We are used to having a certain amount of daylight ahead of us every time we wake up. Likewise we are used to going to work, complaining about the weather, judging our friends, partners and family members, going out on Friday’s and having sex on Sunday mornings. We cling to what we are used to, even if we don’t appreciate it that much. We get caught up in routines that shape our world. Things are a certain way because we experience them a certain way. There seems to be no escape.
So what to do? With Christmas coming up this question becomes quite relevant for many people. Because if there is one event that we have loaded with high expectations it is Christmas. And the more expectations we have, the larger the chance of disappointment gets. What I see as important is to start with being honest with myself and to realize that I really need everything that is promised to me culturally by Christmas. I really truly deeply need harmony, love, togetherness, joy and all that stuff. Next step is to realize that I am not the only one who needs that. You will not believe this but I only learned two days ago the we all just want to be loved as we are, including myself.

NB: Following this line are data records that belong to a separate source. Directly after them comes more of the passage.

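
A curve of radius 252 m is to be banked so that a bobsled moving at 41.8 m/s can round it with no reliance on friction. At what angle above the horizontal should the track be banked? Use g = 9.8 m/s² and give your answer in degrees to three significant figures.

35.3°

For a frictionless banked turn: horizontally N sinθ = mv²/r and vertically N cosθ = mg.
Dividing: tanθ = v²/(r g) = (41.8)²/(252 × 9.8) = 1747/2470 = 0.7075.
θ = arctan(0.7075) = 35.28°.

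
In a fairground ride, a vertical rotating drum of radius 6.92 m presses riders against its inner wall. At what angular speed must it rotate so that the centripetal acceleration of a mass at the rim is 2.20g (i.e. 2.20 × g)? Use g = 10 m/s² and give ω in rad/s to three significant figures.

1.78 rad/s

Centripetal acceleration a_c = ω²r. Setting ω²r = 2.20g:
ω = √(2.20g / r) = √(2.20 × 10.0 / 6.92) = √3.179 = 1.783 rad/s.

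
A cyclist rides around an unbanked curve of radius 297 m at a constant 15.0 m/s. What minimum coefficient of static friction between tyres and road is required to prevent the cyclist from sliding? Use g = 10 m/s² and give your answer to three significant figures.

Friction provides the centripetal force: μ_s m g = m v²/r, so μ_s = v²/(g r) = (15.00)²/(10.0 × 297) = 225.0/2970 = 0.07576.

0.0758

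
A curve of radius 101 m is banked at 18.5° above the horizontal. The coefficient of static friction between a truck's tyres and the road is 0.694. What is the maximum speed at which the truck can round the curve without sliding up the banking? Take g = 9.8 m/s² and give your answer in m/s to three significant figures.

At the maximum speed, friction acts down the slope at its limiting value f = μN. Radially (horizontal, toward centre): N sinθ + μN cosθ = mv²/r. Vertically: N cosθ − μN sinθ = mg.
Dividing: v² = r g (sinθ + μcosθ)/(cosθ − μsinθ).
sinθ + μcosθ = 0.3173 + 0.694×0.9483 = 0.9754; cosθ − μsinθ = 0.9483 − 0.694×0.3173 = 0.7281.
v² = 101 × 9.8 × 0.9754/0.7281 = 1326 m²/s², so v = 36.41 m/s.

36.4 m/s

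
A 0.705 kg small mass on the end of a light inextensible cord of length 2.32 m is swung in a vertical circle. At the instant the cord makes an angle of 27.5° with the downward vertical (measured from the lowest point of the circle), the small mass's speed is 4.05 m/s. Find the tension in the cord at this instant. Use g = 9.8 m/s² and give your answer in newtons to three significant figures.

Take the radial direction toward the centre of the circle as positive. The component of the weight along the string toward the centre is −mg cos φ (φ measured from the bottom), so Newton's second law along the string gives T − mg cos φ = m v²/r.
cos 27.5° = 0.8870, so T = m(v²/r + g cos φ) = 0.705 × ((4.05)²/2.32 + 9.8 × 0.8870) = 0.705 × (7.070 + (8.693)) = 0.705 × 15.76 = 11.11 N.

11.1 N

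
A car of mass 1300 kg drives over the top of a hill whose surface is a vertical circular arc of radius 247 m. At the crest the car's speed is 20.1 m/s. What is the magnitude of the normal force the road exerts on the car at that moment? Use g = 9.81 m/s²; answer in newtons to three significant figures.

10600 N

At the crest the centripetal acceleration points downward (toward the centre of the arc), so mg − N = mv²/r.
N = m(g − v²/r) = 1300 × (9.81 − (20.1)²/247) = 1300 × (9.81 − 1.636) = 1300 × 8.174 = 10630 N.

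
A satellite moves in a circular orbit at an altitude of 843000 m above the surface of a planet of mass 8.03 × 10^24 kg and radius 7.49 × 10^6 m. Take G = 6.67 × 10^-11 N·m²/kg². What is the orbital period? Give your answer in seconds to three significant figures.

r = R + h = 7.49 × 10^6 + 843000 = 8.333 × 10^6 m. Gravity provides the centripetal force: G M m / r² = m v² / r ⇒ v = √(GM/r) = 8017 m/s.
T = 2πr/v = 2π × 8.333 × 10^6 / 8017 = 6531 s.

6530 s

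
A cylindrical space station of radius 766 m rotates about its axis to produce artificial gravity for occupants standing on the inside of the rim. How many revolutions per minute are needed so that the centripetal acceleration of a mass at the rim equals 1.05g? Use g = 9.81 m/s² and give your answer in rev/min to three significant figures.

1.11 rev/min

Require ω²r = 1.05g, so ω = √(1.05 × 9.81/766) = 0.1160 rad/s.
In rev/min: ω × 60/(2π) = 0.1160 × 60/(2π) = 1.107 rev/min.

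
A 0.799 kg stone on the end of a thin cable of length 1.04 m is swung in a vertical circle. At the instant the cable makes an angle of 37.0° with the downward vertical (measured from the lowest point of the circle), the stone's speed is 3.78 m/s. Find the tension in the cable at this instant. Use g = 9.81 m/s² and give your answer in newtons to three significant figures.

Take the radial direction toward the centre of the circle as positive. The component of the weight along the string toward the centre is −mg cos φ (φ measured from the bottom), so Newton's second law along the string gives T − mg cos φ = m v²/r.
cos 37.0° = 0.7986, so T = m(v²/r + g cos φ) = 0.799 × ((3.78)²/1.04 + 9.81 × 0.7986) = 0.799 × (13.74 + (7.835)) = 0.799 × 21.57 = 17.24 N.

17.2 N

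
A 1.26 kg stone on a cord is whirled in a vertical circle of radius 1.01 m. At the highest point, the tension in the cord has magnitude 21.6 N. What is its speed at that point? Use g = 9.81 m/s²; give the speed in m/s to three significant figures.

5.22 m/s

At the top, T + mg = mv²/r, so v = √(r(T/m + g)) = √(1.01 × (21.6/1.26 + 9.81)) = √(1.01 × 26.95) = √27.22 = 5.218 m/s.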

And now it becomes interesting and fresh. Because when we see that it is ok to love ourselves just as we are, and to accept our sadness, struggles, needs and even expectations and when we see that everyone at the dinner table is actually quite the same, a sense of beauty, integrity and tenderness arises. We are all imperfect people trying to make the most of our lives within our perceived limitations. And during Chistmas we try to celebrate togetherness and connectedness. It is impossible to live up against all the expectations we created around the event. It is ok to drop those. What is left is a room full of human beings who all deserve your love and attention. Not because they are all perfect people but because they are just like you.
It is hard to see the world with fresh eyes every time. But we can. Maybe this Christmas is a good time to remember that we should not take things for granted, at least for me. Because when I look outside now I see a full moon. In the middle of the day, in the middle of the night. In the middle of the sky.

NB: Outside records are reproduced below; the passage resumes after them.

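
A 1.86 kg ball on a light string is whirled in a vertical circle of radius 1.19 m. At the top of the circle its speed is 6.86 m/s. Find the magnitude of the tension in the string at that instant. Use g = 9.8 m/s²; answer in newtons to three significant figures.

55.3 N

At the top, both T and the weight mg point inward (toward the centre), so T + mg = mv²/r.
T = m(v²/r − g) = 1.86 × ((6.86)²/1.19 − 9.8) = 1.86 × (39.55 − 9.8) = 1.86 × 29.75 = 55.33 N.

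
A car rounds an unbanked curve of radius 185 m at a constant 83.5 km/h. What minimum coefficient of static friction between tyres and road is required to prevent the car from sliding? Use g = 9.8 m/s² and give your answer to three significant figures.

v = 83.5/3.6 = 23.19 m/s.
Friction provides the centripetal force: μ_s m g = m v²/r, so μ_s = v²/(g r) = (23.19)²/(9.8 × 185) = 538.0/1813 = 0.2967.

0.297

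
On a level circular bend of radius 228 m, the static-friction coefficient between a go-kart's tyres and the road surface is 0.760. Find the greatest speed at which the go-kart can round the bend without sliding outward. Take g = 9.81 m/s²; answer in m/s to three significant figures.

41.2 m/s

Friction provides the centripetal force on a flat curve. At maximum speed it is at its limiting value: μ_s m g = m v²/r.
Mass cancels: v_max = √(μ_s g r) = √(0.760 × 9.81 × 228) = √1700 = 41.23 m/s.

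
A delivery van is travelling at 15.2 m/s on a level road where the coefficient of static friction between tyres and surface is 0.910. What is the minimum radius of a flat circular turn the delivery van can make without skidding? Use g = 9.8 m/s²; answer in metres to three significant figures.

25.9 m

At the limit, μ_s m g = m v²/r, so r_min = v²/(μ_s g) = (15.2)²/(0.910 × 9.8) = 231.0/8.918 = 25.91 m.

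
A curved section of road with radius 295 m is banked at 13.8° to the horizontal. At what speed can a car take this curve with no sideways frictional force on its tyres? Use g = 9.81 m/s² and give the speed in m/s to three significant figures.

26.7 m/s

On a frictionless banked curve, N sinθ = mv²/r and N cosθ = mg, so tanθ = v²/(rg).
v = √(r g tanθ) = √(295 × 9.81 × tan 13.8°) = √(295 × 9.81 × 0.2456) = √710.8 = 26.66 m/s.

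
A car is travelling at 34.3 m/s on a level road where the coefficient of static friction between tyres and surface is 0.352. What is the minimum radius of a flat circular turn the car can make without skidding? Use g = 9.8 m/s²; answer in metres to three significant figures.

341 m

At the limit, μ_s m g = m v²/r, so r_min = v²/(μ_s g) = (34.3)²/(0.352 × 9.8) = 1176/3.450 = 341.1 m.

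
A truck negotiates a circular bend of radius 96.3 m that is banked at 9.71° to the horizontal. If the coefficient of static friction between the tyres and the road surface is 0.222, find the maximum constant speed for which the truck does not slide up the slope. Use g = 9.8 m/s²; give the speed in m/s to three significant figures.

19.6 m/s

At the maximum speed, friction acts down the slope at its limiting value f = μN. Radially (horizontal, toward centre): N sinθ + μN cosθ = mv²/r. Vertically: N cosθ − μN sinθ = mg.
Dividing: v² = r g (sinθ + μcosθ)/(cosθ − μsinθ).
sinθ + μcosθ = 0.1687 + 0.222×0.9857 = 0.3875; cosθ − μsinθ = 0.9857 − 0.222×0.1687 = 0.9482.
v² = 96.3 × 9.8 × 0.3875/0.9482 = 385.6 m²/s², so v = 19.64 m/s.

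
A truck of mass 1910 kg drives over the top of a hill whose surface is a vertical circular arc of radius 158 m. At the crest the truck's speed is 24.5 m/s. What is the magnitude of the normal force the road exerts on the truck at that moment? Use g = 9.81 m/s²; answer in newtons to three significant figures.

11500 N

At the crest the centripetal acceleration points downward (toward the centre of the arc), so mg − N = mv²/r.
N = m(g − v²/r) = 1910 × (9.81 − (24.5)²/158) = 1910 × (9.81 − 3.799) = 1910 × 6.011 = 11480 N.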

Merry Christmas everybody!
Edit: There is free WiFi on Singapore Airport and our flight to Bali is delayed. So I have time and opportunity to post this. Technology and new media rock!

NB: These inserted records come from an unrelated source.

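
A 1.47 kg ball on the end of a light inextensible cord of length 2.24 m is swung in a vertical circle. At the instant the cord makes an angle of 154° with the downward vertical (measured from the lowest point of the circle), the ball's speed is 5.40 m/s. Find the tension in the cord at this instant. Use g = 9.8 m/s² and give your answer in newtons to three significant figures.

Take the radial direction toward the centre of the circle as positive. The component of the weight along the string toward the centre is −mg cos φ (φ measured from the bottom), so Newton's second law along the string gives T − mg cos φ = m v²/r.
cos 154° = -0.8988, so T = m(v²/r + g cos φ) = 1.47 × ((5.40)²/2.24 + 9.8 × -0.8988) = 1.47 × (13.02 + (-8.808)) = 1.47 × 4.210 = 6.188 N.

6.19 N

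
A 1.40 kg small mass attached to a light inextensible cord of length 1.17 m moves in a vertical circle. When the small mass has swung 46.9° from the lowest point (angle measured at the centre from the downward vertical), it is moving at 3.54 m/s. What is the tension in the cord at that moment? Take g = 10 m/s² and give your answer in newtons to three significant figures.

Take the radial direction toward the centre of the circle as positive. The component of the weight along the string toward the centre is −mg cos φ (φ measured from the bottom), so Newton's second law along the string gives T − mg cos φ = m v²/r.
cos 46.9° = 0.6833, so T = m(v²/r + g cos φ) = 1.40 × ((3.54)²/1.17 + 10.0 × 0.6833) = 1.40 × (10.71 + (6.833)) = 1.40 × 17.54 = 24.56 N.

24.6 N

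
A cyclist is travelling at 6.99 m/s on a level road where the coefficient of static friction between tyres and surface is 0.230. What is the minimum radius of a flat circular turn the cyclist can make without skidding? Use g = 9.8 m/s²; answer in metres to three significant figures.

21.7 m

At the limit, μ_s m g = m v²/r, so r_min = v²/(μ_s g) = (6.99)²/(0.230 × 9.8) = 48.86/2.254 = 21.68 m.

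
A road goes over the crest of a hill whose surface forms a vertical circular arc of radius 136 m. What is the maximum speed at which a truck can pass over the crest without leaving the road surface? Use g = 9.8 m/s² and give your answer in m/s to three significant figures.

At the crest the centre of the circle is below the truck, so the net downward (centripetal) force is mg − N = mv²/r.
The truck leaves the road when N → 0, giving v_max = √(g r) = √(9.8 × 136) = 36.51 m/s.

36.5 m/s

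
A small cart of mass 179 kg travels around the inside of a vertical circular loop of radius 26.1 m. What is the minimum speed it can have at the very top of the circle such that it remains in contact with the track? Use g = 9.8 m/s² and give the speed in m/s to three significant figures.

At the top, both weight mg and N point toward the centre: N + mg = mv²/r.
At minimum speed N → 0, so mg = mv_min²/r ⇒ v_min = √(g r) = √(9.8 × 26.1) = 15.99 m/s.

16.0 m/s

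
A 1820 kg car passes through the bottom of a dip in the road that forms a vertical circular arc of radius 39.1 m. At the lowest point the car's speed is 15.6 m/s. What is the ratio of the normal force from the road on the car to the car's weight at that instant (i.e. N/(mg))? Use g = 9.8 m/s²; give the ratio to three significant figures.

1.64

At the bottom, N − mg = mv²/r, so N = m(v²/r + g) and N/(mg) = v²/(rg) + 1 = (15.6)²/(39.1 × 9.8) + 1 = 0.6351 + 1 = 1.635.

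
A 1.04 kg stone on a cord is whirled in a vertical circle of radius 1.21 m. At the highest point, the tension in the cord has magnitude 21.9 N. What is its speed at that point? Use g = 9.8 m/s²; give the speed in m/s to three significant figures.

6.11 m/s

At the top, T + mg = mv²/r, so v = √(r(T/m + g)) = √(1.21 × (21.9/1.04 + 9.8)) = √(1.21 × 30.86) = √37.34 = 6.110 m/s.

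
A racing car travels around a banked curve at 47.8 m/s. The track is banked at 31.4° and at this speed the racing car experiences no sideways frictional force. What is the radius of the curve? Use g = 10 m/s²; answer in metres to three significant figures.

374 m

Frictionless banking: tanθ = v²/(rg), so r = v²/(g tanθ).
r = (47.8)²/(10.0 × tan 31.4°) = 2285/(10.0 × 0.6104) = 2285/6.104 = 374.3 m.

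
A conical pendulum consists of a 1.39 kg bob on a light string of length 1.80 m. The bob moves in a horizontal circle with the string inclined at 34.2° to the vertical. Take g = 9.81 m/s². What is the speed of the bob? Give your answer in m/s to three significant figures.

The radius of the circle is r = L sinθ = 1.80 × sin 34.2° = 1.012 m.
Horizontally T sinθ = mv²/r and vertically T cosθ = mg, so tanθ = v²/(rg).
v = √(r g tanθ) = √(1.012 × 9.81 × 0.6796) = √6.745 = 2.597 m/s.

2.60 m/s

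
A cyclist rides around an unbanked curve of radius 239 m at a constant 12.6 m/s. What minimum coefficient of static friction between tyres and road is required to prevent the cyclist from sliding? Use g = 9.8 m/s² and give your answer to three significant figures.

Friction provides the centripetal force: μ_s m g = m v²/r, so μ_s = v²/(g r) = (12.60)²/(9.8 × 239) = 158.8/2342 = 0.06778.

0.0678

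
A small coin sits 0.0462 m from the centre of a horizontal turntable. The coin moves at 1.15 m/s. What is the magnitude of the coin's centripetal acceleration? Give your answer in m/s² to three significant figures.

28.6 m/s²

a_c = v²/r = (1.150)²/0.0462 = 1.322/0.0462 = 28.63 m/s².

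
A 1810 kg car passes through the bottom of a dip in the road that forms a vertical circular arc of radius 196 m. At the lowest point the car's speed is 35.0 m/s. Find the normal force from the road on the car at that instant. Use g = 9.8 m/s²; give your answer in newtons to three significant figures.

29100 N

At the lowest point, N points up (toward the centre) and the weight mg points down (away from the centre), so the net inward force is N − mg = mv²/r.
N = m(v²/r + g) = 1810 × ((35.0)²/196 + 9.8) = 1810 × (6.250 + 9.8) = 1810 × 16.05 = 29050 N.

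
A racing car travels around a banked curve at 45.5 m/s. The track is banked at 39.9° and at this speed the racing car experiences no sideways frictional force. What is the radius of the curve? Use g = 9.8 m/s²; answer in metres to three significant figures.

253 m

Frictionless banking: tanθ = v²/(rg), so r = v²/(g tanθ).
r = (45.5)²/(9.8 × tan 39.9°) = 2070/(9.8 × 0.8361) = 2070/8.194 = 252.7 m.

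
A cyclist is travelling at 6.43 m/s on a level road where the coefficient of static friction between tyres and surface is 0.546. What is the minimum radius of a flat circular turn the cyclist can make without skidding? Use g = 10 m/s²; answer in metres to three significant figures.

At the limit, μ_s m g = m v²/r, so r_min = v²/(μ_s g) = (6.43)²/(0.546 × 10.0) = 41.34/5.460 = 7.572 m.

7.57 m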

Edit2: For reasons of honesty and balance I have to admit that it is no coincidence that I myself are on an airplane to Asia right before Christmas. I’m avoiding the embarrassment I feel towards my family around my relationship situation. But I wish to say I love you all and I wish you a beautiful gathering. I especially want to say sorry to my dear cousin Shira whom I disappointed by not attending. And I want to say “I’m proud of you” to my cousins Elies because she is facing her new life challenges so maturely and Marlies because she is leaving for Tanzania.